6. Learn to develop humor without folly. In leadership, we learn that it's OK to be witty but not silly; fun but not foolish.
7. Learn to deal in realities. Deal in truth. Save yourself the agony of delusion. Just accept life as it is—the whole drama of life. It's fascinating.
Life is unique. Leadership is unique. The skills that work well for one leader may not work at all for another. However, the fundamental skills of leadership can be adopted to work well for just about everyone: at work, in the community and at home.
I pray you learned from this article and will stay with me for the more day after today as we look at these leadership characteristics closer from a Bible prospective. Today we look at #6 Learn to develop humor without folly.
The definition of folly is lack of good sense, understanding, or foresight.

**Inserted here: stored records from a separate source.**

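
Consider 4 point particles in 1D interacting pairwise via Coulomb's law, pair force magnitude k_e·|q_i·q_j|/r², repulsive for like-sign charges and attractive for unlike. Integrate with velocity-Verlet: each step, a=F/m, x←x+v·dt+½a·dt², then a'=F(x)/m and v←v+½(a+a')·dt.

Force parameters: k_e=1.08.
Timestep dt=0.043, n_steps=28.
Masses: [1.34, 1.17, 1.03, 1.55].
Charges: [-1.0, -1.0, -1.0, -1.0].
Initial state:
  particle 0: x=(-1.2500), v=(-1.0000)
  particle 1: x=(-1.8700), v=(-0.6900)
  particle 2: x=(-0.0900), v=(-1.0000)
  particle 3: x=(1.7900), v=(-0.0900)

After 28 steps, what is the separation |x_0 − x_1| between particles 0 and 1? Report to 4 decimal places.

step 0: x0=(-1.2500) x1=(-1.8700) x2=(-0.0900) x3=(1.7900)
step 1: x0=(-1.2917) x1=(-1.9022) x2=(-0.1322) x3=(1.7864)
step 2: x0=(-1.3307) x1=(-1.9397) x2=(-0.1730) x3=(1.7834)
step 3: x0=(-1.3669) x1=(-1.9824) x2=(-0.2121) x3=(1.7810)
step 4: x0=(-1.4004) x1=(-2.0304) x2=(-0.2497) x3=(1.7791)
step 5: x0=(-1.4315) x1=(-2.0832) x2=(-0.2856) x3=(1.7778)
step 6: x0=(-1.4603) x1=(-2.1408) x2=(-0.3200) x3=(1.7769)
step 7: x0=(-1.4872) x1=(-2.2026) x2=(-0.3527) x3=(1.7766)
step 8: x0=(-1.5125) x1=(-2.2684) x2=(-0.3838) x3=(1.7768)
step 9: x0=(-1.5365) x1=(-2.3377) x2=(-0.4132) x3=(1.7774)
step 10: x0=(-1.5595) x1=(-2.4103) x2=(-0.4409) x3=(1.7785)
step 11: x0=(-1.5817) x1=(-2.4858) x2=(-0.4670) x3=(1.7800)
step 12: x0=(-1.6035) x1=(-2.5639) x2=(-0.4915) x3=(1.7820)
step 13: x0=(-1.6250) x1=(-2.6443) x2=(-0.5143) x3=(1.7844)
step 14: x0=(-1.6464) x1=(-2.7268) x2=(-0.5354) x3=(1.7872)
step 15: x0=(-1.6678) x1=(-2.8112) x2=(-0.5550) x3=(1.7904)
step 16: x0=(-1.6894) x1=(-2.8973) x2=(-0.5730) x3=(1.7941)
step 17: x0=(-1.7113) x1=(-2.9851) x2=(-0.5893) x3=(1.7981)
step 18: x0=(-1.7337) x1=(-3.0742) x2=(-0.6042) x3=(1.8025)
step 19: x0=(-1.7564) x1=(-3.1646) x2=(-0.6176) x3=(1.8073)
step 20: x0=(-1.7797) x1=(-3.2562) x2=(-0.6294) x3=(1.8125)
step 21: x0=(-1.8035) x1=(-3.3489) x2=(-0.6399) x3=(1.8180)
step 22: x0=(-1.8280) x1=(-3.4427) x2=(-0.6490) x3=(1.8239)
step 23: x0=(-1.8530) x1=(-3.5373) x2=(-0.6568) x3=(1.8302)
step 24: x0=(-1.8787) x1=(-3.6329) x2=(-0.6633) x3=(1.8368)
step 25: x0=(-1.9050) x1=(-3.7292) x2=(-0.6685) x3=(1.8437)
step 26: x0=(-1.9319) x1=(-3.8263) x2=(-0.6726) x3=(1.8510)
step 27: x0=(-1.9595) x1=(-3.9241) x2=(-0.6756) x3=(1.8586)
step 28: x0=(-1.9877) x1=(-4.0225) x2=(-0.6775) x3=(1.8666)

2.0349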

The definition of humor is the ability to be funny or to be amused by things that are funny.
I love to laugh and often say things that others find funny even when at times I never planned to do so. Much like Joel Olsten or John Hagee I like to open my sermons with a joke.
Here is an excerpt from Doris Donnelly:
"Jesus, for one, was witty, unpredictable, fully alive, and a person who delighted in, celebrated with, and was open to surprise.... [I]t is safe to say that divorcing humor from religion is potentially destructive of true religion. Even when the separation is done with the best of motives, or in ignorance, the results are disastrous because we rob ourselves of the lightness and freedom necessary to notice and then to adore God."

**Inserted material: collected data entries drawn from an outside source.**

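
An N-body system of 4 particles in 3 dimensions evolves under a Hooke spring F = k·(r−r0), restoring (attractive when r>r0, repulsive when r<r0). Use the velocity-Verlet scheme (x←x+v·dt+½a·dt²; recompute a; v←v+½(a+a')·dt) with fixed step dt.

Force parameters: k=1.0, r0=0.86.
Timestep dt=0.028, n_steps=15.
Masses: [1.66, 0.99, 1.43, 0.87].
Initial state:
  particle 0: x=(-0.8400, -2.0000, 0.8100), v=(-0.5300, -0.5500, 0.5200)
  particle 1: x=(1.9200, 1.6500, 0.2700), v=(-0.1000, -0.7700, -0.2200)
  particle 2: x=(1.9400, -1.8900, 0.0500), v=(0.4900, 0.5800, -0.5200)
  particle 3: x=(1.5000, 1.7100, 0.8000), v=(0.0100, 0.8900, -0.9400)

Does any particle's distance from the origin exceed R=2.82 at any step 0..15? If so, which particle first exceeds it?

step 0: x0=(-0.8400, -2.0000, 0.8100) x1=(1.9200, 1.6500, 0.2700) x2=(1.9400, -1.8900, 0.0500) x3=(1.5000, 1.7100, 0.8000)
step 1: x0=(-0.8534, -2.0140, 0.8243) x1=(1.9164, 1.6262, 0.2639) x2=(1.9531, -1.8723, 0.0358) x3=(1.4995, 1.7323, 0.7735)
step 2: x0=(-0.8639, -2.0251, 0.8382) x1=(1.9111, 1.5979, 0.2579) x2=(1.9649, -1.8517, 0.0223) x3=(1.4976, 1.7495, 0.7466)
step 3: x0=(-0.8715, -2.0333, 0.8515) x1=(1.9041, 1.5652, 0.2520) x2=(1.9754, -1.8282, 0.0095) x3=(1.4941, 1.7614, 0.7195)
step 4: x0=(-0.8762, -2.0386, 0.8642) x1=(1.8955, 1.5282, 0.2462) x2=(1.9845, -1.8019, -0.0025) x3=(1.4891, 1.7682, 0.6921)
step 5: x0=(-0.8779, -2.0410, 0.8763) x1=(1.8853, 1.4868, 0.2406) x2=(1.9923, -1.7728, -0.0139) x3=(1.4826, 1.7698, 0.6644)
step 6: x0=(-0.8768, -2.0406, 0.8879) x1=(1.8734, 1.4412, 0.2351) x2=(1.9987, -1.7410, -0.0245) x3=(1.4746, 1.7663, 0.6366)
step 7: x0=(-0.8727, -2.0372, 0.8987) x1=(1.8600, 1.3914, 0.2298) x2=(2.0037, -1.7066, -0.0343) x3=(1.4652, 1.7577, 0.6086)
step 8: x0=(-0.8656, -2.0310, 0.9089) x1=(1.8450, 1.3376, 0.2247) x2=(2.0073, -1.6697, -0.0434) x3=(1.4543, 1.7440, 0.5805)
step 9: x0=(-0.8558, -2.0219, 0.9184) x1=(1.8285, 1.2799, 0.2198) x2=(2.0094, -1.6303, -0.0518) x3=(1.4420, 1.7254, 0.5523)
step 10: x0=(-0.8430, -2.0101, 0.9271) x1=(1.8105, 1.2183, 0.2151) x2=(2.0101, -1.5886, -0.0594) x3=(1.4284, 1.7019, 0.5241)
step 11: x0=(-0.8274, -1.9954, 0.9351) x1=(1.7909, 1.1531, 0.2106) x2=(2.0094, -1.5446, -0.0663) x3=(1.4134, 1.6737, 0.4958)
step 12: x0=(-0.8090, -1.9781, 0.9423) x1=(1.7699, 1.0843, 0.2064) x2=(2.0073, -1.4985, -0.0725) x3=(1.3971, 1.6407, 0.4675)
step 13: x0=(-0.7879, -1.9581, 0.9487) x1=(1.7475, 1.0121, 0.2025) x2=(2.0037, -1.4503, -0.0780) x3=(1.3795, 1.6031, 0.4392)
step 14: x0=(-0.7641, -1.9354, 0.9543) x1=(1.7237, 0.9368, 0.1988) x2=(1.9987, -1.4002, -0.0827) x3=(1.3608, 1.5611, 0.4110)
step 15: x0=(-0.7377, -1.9102, 0.9591) x1=(1.6985, 0.8584, 0.1955) x2=(1.9922, -1.3484, -0.0868) x3=(1.3409, 1.5148, 0.3829)

no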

"Life is serious all the time, but living cannot be. You may have all the solemnity you wish in your neckties, but in anything important (such as sex, death, and religion), you must have mirth or you will have madness. "* G. Κ Chesterton
“A curious custom in the Greek Orthodox tradition gathers believers on Easter Monday for the purpose of trading jokes. Since the most extravagant "joke" of all took place on Easter Sunday—the victory, against all odds, of Jesus over death—the community of the faithful enters into the spirit of the season by sharing stories with unexpected endings, surprise flourishes, and a sense of humor. A similar practice occurs among the Slavs, who recognize in the resurrection of Jesus of Nazareth a joy that it is Jesus who has the last laugh.
The response of the Greeks and the Slavs seems to be most appropriate, and it is disappointing that these practices strike our contemporary mindsets as a little odd. Most mainline Christian congregations, after all, do not celebrate Easter quite this way.”
My mother use to say, “A little honey helps the medicine go down.” Another person once said, “When giving someone correction tell them something they do well, then bring the correction and then tell them something they do well again.” The beginning and end of the correction take the sting out of the correction so that they receive it rather than become hurt over it. I admit I intend to do this as a practice but fail miserably when it comes to those closest to me. In reality I need to practice this with those I love and care for the most.
Action step for today is to find the humor in life and circumstances but never to bring damage or hurt to others or to oneself. Laugh often but love always.
1 Corinthians 13:8 (NIV) “Love never fails. But where there are prophecies, they will cease; where there are tongues, they will be stilled; where there is knowledge, it will pass away.”